What a fragile race we are. I suspect there were times I shut people out because I knew that to really, truly know them would be to know their pain.
I think some hearts are broken because they’re meant to be that way. I don’t mean broken in a romantic sense. I’m not talking heartbreak after a break-up. I mean heartbroken in the sense that your heart, the core of who you are, becomes broken because the weight of the agony in the world around you is too much to shut out.

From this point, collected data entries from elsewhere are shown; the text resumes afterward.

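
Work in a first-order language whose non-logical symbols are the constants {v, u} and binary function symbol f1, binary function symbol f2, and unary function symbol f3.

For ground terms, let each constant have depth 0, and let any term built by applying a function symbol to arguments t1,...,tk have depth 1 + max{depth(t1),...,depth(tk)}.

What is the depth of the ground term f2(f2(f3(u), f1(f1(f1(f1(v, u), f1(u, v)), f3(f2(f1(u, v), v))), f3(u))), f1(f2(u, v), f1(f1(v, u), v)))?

7

depth(f3(u)) = 1 + depth(u) = 1 + 0 = 1
depth(f1(v, u)) = 1 + max(0, 0) = 1
depth(f1(u, v)) = 1 + max(0, 0) = 1
depth(f1(f1(v, u), f1(u, v))) = 1 + max(1, 1) = 2
depth(f2(f1(u, v), v)) = 1 + max(1, 0) = 2
depth(f3(f2(f1(u, v), v))) = 1 + depth(f2(f1(u, v), v)) = 1 + 2 = 3
depth(f1(f1(f1(v, u), f1(u, v)), f3(f2(f1(u, v), v)))) = 1 + max(2, 3) = 4
depth(f1(f1(f1(f1(v, u), f1(u, v)), f3(f2(f1(u, v), v))), f3(u))) = 1 + max(4, 1) = 5
depth(f2(f3(u), f1(f1(f1(f1(v, u), f1(u, v)), f3(f2(f1(u, v), v))), f3(u)))) = 1 + max(1, 5) = 6
depth(f2(u, v)) = 1 + max(0, 0) = 1
depth(f1(f1(v, u), v)) = 1 + max(1, 0) = 2
depth(f1(f2(u, v), f1(f1(v, u), v))) = 1 + max(1, 2) = 3
depth(f2(f2(f3(u), f1(f1(f1(f1(v, u), f1(u, v)), f3(f2(f1(u, v), v))), f3(u))), f1(f2(u, v), f1(f1(v, u), v)))) = 1 + max(6, 3) = 7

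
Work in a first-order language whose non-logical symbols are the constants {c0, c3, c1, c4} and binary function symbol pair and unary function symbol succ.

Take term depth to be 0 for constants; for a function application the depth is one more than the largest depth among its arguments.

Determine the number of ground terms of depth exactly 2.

580

Let N_k count ground terms of depth at most k. Each non-constant term of depth ≤ k is some function symbol applied to depth-≤(k−1) arguments, giving N_k = 4 + N_{k-1}^2 + N_{k-1}.
N_0 = 4
N_1 = 4 + 4^2 + 4 = 24
N_2 = 4 + 24^2 + 24 = 604
Terms of depth exactly 2: N_2 − N_1 = 604 − 24 = 580.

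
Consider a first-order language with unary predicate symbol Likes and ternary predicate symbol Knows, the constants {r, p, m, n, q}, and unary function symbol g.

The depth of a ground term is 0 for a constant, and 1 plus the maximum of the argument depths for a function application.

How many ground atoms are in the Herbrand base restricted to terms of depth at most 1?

First count ground terms of depth ≤ 1.
Let N_k = |{terms of depth ≤ k}|. Then N_0 = 5 and N_k = 5 + N_{k-1} for k ≥ 1 (one summand per function symbol, arity giving the exponent).
N_0 = 5
N_1 = 5 + 5 = 10
So |H| = 10.
A ground atom is a predicate applied to a tuple of terms from H, so the count is the sum over predicates of |H|^arity:
  Likes: 10;  Knows: 10^3 = 1000
Total ground atoms: 10 + 1000 = 1010.

1010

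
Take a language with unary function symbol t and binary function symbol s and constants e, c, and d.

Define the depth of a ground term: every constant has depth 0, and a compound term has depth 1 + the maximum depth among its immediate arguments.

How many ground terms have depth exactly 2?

If N_k denotes the number of depth-≤k ground terms, the 3 constants give N_0 = 3, and each function symbol of arity r contributes N_{k-1}^r new terms at level k: N_k = 3 + N_{k-1} + N_{k-1}^2.
N_0 = 3
N_1 = 3 + 3 + 3^2 = 15
N_2 = 3 + 15 + 15^2 = 243
Terms of depth exactly 2: N_2 − N_1 = 243 − 15 = 228.

228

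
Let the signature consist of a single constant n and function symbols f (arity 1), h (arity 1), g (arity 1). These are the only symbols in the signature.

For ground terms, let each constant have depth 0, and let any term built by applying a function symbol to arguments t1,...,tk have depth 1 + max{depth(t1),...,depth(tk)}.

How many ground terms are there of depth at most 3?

Count level by level. With function symbols f/1, h/1, g/1, the terms of depth ≤ k are the 1 constant together with each function applied to depth-≤(k−1) tuples, so N_k = 1 + N_{k-1} + N_{k-1} + N_{k-1}.
N_0 = 1
N_1 = 1 + 1 + 1 + 1 = 4
N_2 = 1 + 4 + 4 + 4 = 13
N_3 = 1 + 13 + 13 + 13 = 40

40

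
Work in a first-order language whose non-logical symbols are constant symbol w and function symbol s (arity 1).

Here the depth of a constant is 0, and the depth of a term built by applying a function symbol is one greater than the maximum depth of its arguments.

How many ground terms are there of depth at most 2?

3

Let N_k count ground terms of depth at most k. Each non-constant term of depth ≤ k is some function symbol applied to depth-≤(k−1) arguments, giving N_k = 1 + N_{k-1}.
N_0 = 1
N_1 = 1 + 1 = 2
N_2 = 1 + 2 = 3
Explicitly: w, s(w), s(s(w)).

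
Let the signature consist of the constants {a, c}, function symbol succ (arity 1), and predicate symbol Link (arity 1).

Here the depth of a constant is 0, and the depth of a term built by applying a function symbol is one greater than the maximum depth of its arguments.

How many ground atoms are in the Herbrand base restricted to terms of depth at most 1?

4

First count ground terms of depth ≤ 1.
If N_k denotes the number of depth-≤k ground terms, the 2 constants give N_0 = 2, and each function symbol of arity r contributes N_{k-1}^r new terms at level k: N_k = 2 + N_{k-1}.
N_0 = 2
N_1 = 2 + 2 = 4
Explicitly: a, c, succ(a), succ(c).
So |H| = 4.
Each predicate of arity r yields |H|^r ground atoms (one per choice of an r-tuple from H):
  Link: 4
Total ground atoms: 4.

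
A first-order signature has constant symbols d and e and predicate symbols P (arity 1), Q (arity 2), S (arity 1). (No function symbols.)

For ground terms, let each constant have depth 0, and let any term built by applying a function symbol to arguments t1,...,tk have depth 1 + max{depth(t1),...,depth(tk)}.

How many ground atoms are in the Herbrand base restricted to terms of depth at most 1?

First count ground terms of depth ≤ 1.
With no function symbols every ground term is a constant, so there are exactly 2 ground terms at every depth bound.
N_0 = 2
N_1 = 2
So |H| = 2.
Each predicate of arity r yields |H|^r ground atoms (one per choice of an r-tuple from H):
  P: 2;  Q: 2^2 = 4;  S: 2
Total ground atoms: 2 + 4 + 2 = 8.

8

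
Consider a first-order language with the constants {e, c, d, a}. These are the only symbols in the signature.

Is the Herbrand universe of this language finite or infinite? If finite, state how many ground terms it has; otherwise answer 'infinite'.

There are no function symbols, so every ground term is one of the 4 constants.
The Herbrand universe is {e, c, d, a}, which is finite with 4 elements.

4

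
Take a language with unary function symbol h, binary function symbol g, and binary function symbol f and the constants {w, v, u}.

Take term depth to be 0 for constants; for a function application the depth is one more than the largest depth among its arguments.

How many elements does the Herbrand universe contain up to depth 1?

24

Let N_k count ground terms of depth at most k. Each non-constant term of depth ≤ k is some function symbol applied to depth-≤(k−1) arguments, giving N_k = 3 + N_{k-1} + N_{k-1}^2 + N_{k-1}^2.
N_0 = 3
N_1 = 3 + 3 + 3^2 + 3^2 = 24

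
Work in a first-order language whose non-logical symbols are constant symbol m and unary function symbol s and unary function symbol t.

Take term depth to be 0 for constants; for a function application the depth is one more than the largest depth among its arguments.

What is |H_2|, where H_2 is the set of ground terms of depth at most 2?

7

Count level by level. With function symbols s/1, t/1, the terms of depth ≤ k are the 1 constant together with each function applied to depth-≤(k−1) tuples, so N_k = 1 + N_{k-1} + N_{k-1}.
N_0 = 1
N_1 = 1 + 1 + 1 = 3
N_2 = 1 + 3 + 3 = 7
Explicitly: m, s(m), s(s(m)), s(t(m)), t(m), t(s(m)), t(t(m)).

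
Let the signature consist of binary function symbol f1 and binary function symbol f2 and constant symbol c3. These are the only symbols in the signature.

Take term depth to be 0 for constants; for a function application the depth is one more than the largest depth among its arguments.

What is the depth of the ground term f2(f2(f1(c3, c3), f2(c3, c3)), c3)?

3

depth(f1(c3, c3)) = 1 + max(0, 0) = 1
depth(f2(c3, c3)) = 1 + max(0, 0) = 1
depth(f2(f1(c3, c3), f2(c3, c3))) = 1 + max(1, 1) = 2
depth(f2(f2(f1(c3, c3), f2(c3, c3)), c3)) = 1 + max(2, 0) = 3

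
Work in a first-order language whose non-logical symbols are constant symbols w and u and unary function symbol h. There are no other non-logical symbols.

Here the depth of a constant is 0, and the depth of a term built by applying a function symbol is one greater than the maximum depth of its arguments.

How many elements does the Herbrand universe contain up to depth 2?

Let N_k = |{terms of depth ≤ k}|. Then N_0 = 2 and N_k = 2 + N_{k-1} for k ≥ 1 (one summand per function symbol, arity giving the exponent).
N_0 = 2
N_1 = 2 + 2 = 4
N_2 = 2 + 4 = 6

6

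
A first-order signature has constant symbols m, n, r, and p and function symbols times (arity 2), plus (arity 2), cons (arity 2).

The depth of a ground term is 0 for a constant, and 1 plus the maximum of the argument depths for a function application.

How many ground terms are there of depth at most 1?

Let N_k count ground terms of depth at most k. Each non-constant term of depth ≤ k is some function symbol applied to depth-≤(k−1) arguments, giving N_k = 4 + N_{k-1}^2 + N_{k-1}^2 + N_{k-1}^2.
N_0 = 4
N_1 = 4 + 4^2 + 4^2 + 4^2 = 52

52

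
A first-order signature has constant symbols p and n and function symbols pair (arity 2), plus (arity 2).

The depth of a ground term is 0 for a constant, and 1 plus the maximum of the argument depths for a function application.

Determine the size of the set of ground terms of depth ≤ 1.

10

Count level by level. With function symbols pair/2, plus/2, the terms of depth ≤ k are the 2 constants together with each function applied to depth-≤(k−1) tuples, so N_k = 2 + N_{k-1}^2 + N_{k-1}^2.
N_0 = 2
N_1 = 2 + 2^2 + 2^2 = 10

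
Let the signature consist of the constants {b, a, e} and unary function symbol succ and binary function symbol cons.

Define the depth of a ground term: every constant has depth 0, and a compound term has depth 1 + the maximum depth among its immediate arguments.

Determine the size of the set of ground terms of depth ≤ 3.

If N_k denotes the number of depth-≤k ground terms, the 3 constants give N_0 = 3, and each function symbol of arity r contributes N_{k-1}^r new terms at level k: N_k = 3 + N_{k-1} + N_{k-1}^2.
N_0 = 3
N_1 = 3 + 3 + 3^2 = 15
N_2 = 3 + 15 + 15^2 = 243
N_3 = 3 + 243 + 243^2 = 59295

59295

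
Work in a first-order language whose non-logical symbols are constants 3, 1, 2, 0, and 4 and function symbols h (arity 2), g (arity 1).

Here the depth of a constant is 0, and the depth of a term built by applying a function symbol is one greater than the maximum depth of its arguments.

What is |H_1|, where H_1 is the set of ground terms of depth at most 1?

Let N_k count ground terms of depth at most k. Each non-constant term of depth ≤ k is some function symbol applied to depth-≤(k−1) arguments, giving N_k = 5 + N_{k-1}^2 + N_{k-1}.
N_0 = 5
N_1 = 5 + 5^2 + 5 = 35

35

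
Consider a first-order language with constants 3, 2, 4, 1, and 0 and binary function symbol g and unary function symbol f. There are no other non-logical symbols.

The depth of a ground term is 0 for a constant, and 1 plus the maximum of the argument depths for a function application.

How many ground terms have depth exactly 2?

Count level by level. With function symbols g/2, f/1, the terms of depth ≤ k are the 5 constants together with each function applied to depth-≤(k−1) tuples, so N_k = 5 + N_{k-1}^2 + N_{k-1}.
N_0 = 5
N_1 = 5 + 5^2 + 5 = 35
N_2 = 5 + 35^2 + 35 = 1265
Terms of depth exactly 2: N_2 − N_1 = 1265 − 35 = 1230.

1230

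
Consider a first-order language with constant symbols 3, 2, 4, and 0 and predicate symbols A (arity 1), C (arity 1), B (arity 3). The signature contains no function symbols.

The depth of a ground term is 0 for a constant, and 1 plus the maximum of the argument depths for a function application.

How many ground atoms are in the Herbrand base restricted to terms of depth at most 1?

First count ground terms of depth ≤ 1.
With no function symbols every ground term is a constant, so there are exactly 4 ground terms at every depth bound.
N_0 = 4
N_1 = 4
Explicitly: 3, 2, 4, 0.
So |H| = 4.
Ground atoms are formed by filling each argument slot of a predicate with a term from H, so an r-ary predicate gives |H|^r atoms:
  A: 4;  C: 4;  B: 4^3 = 64
Total ground atoms: 4 + 4 + 64 = 72.

72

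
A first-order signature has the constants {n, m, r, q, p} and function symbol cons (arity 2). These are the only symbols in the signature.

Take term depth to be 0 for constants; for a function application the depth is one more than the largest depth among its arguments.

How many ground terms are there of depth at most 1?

30

Count level by level. With function symbols cons/2, the terms of depth ≤ k are the 5 constants together with each function applied to depth-≤(k−1) tuples, so N_k = 5 + N_{k-1}^2.
N_0 = 5
N_1 = 5 + 5^2 = 30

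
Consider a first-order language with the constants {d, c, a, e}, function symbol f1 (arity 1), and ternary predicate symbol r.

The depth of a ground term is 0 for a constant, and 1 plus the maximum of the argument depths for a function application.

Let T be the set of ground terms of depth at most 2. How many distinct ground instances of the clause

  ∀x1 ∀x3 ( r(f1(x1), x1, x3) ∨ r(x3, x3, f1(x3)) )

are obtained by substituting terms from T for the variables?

Ground terms of depth ≤ 2:
  Let N_k = |{terms of depth ≤ k}|. Then N_0 = 4 and N_k = 4 + N_{k-1} for k ≥ 1 (one summand per function symbol, arity giving the exponent).
  N_0 = 4
  N_1 = 4 + 4 = 8
  N_2 = 4 + 8 = 12
  Explicitly: d, c, a, e, f1(d), f1(c), f1(a), f1(e), f1(f1(d)), f1(f1(c)), f1(f1(a)), f1(f1(e)).
So there are 12 ground terms available for substitution.
The clause has 2 distinct variables (x1, x3), each appearing in the body. In the free term algebra distinct substitutions yield syntactically distinct ground instances.
Number of ground instances = 12^2 = 144.

144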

For the most part I was able to grow up in a relatively sheltered world and I liked it that way. That’s not to say that I didn’t experience my share of grief and pain. I have a father I saw only a handful of times and haven’t had contact with since I was 15, but I was fortunate enough to have another man step into my life and adopt me as his own son and there are days I still don’t understand how he did that.
As I passed through adolescence into adulthood the terrible, shattering agonies that so many of you know slowly began to hit closer to home until I eventually endured my own. My heart broke. The core of who I was cracked, irreparably, and I knew that I could never go back. There was a day I was standing in my parents’ kitchen, the burden seeming too much to bear, and my dad said something to me that I’ve repeated to myself so many times through so many situations since then. He said, “Are you going to stay in this place or are you going to fight?”
Questions like that are one of the reasons I love my dad so much.
And I fought. I fought through the doubts that plagued me in the still of the night. I fought through the careless words of well intentioned people and I fought through the idea that I was alone through it all.
Shit happens, as the saying goes, and I believe that so often that’s where God meets us. Through my own trials I’ve come to know a God who is more faithful than I ever dreamed. I don’t believe He causes the storms that leave us battered and bruised, but I know He is present in them.
A friend told me recently that he feels like a coward. He said he knew he was allowing fear to rule his life and that made him a coward. To this friend there was nothing worse that he could be.
And it broke my heart.
His burden became my own and to leave him with it was unthinkable. I told him getting knocked down by fear didn’t make him a coward but staying down would. I said I’d seen him take blow after blow only to try again, only to keep fighting. He’s not a coward. If anything he’s a warrior.
I see that in so many people. I see the thought of giving up pass behind their eyes as it crosses their mind and it breaks my heart. We are a fragile race, but when we fight we do not fight alone.
I never wanted to break. I never wanted endure the pain that so many do but now that I have there is no going back and I know I’m better for it.
As you read these final words I’m sure that you know what heartache feels like. I’m sure you know what those places of desperation look like and so I leave you with my dad’s challenge:
Are you going to stay in this place or are you going to fight?